“I Can Handle It”


Here is a common scenario (this one is fiction but similar discussions happen regularly):  “My husband may lose his job.  He is so depressed that he can’t do anything around the house or with the kids. The kids must sense something because they are out of control and behaving horribly.  Luckily, we have my job. I don’t want to tell our family or any of my friends. His self-esteem depends on work – he would be so embarrassed. I just have to keep quiet and take care of everything. I can handle it.”  She looks a hundred years old while she is telling this story so anyone might wonder if she can really handle it.

I’ll bet that when you first hear about someone’s trouble at work, school or in their family, and they finish their story with the phrase, “I can take it”, or “I can handle it,” you think that he or she is being strong and capable. And they are; they probably are competent, responsible, caring and all those other good adult qualities.  “I can handle it” is an affliction of the responsible and competent.

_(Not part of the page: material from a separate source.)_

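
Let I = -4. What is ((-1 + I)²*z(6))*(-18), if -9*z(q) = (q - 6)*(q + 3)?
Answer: 0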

I want you to consider another take on, “I can handle it,” and keep this notion in mind before you applaud the phrase.  I believe that there is often a quality of arrogance in the phrase and in the assumption of responsibility. Wait! Keep reading, don’t get angry at me, yet. “I can handle it” may imply a funny kind of arrogance or conceit; not the loud, showy, grandstanding behavior we generally associate with arrogance.  Still, the definition of arrogance is to “claim or to assume.”  I can handle it says the same thing, “I claim this problem,” or “I am capable of shouldering it alone.”

What’s my point?  I have one. In trying to be responsible, competent, caring adults, many people mistakenly claim problems as their own that they ought to be sharing with others.  Maybe those “others” are family members, trusted friends, professionals, clergy, self-help groups, books, or online support. Sure, you can do it; but is that the wisest choice?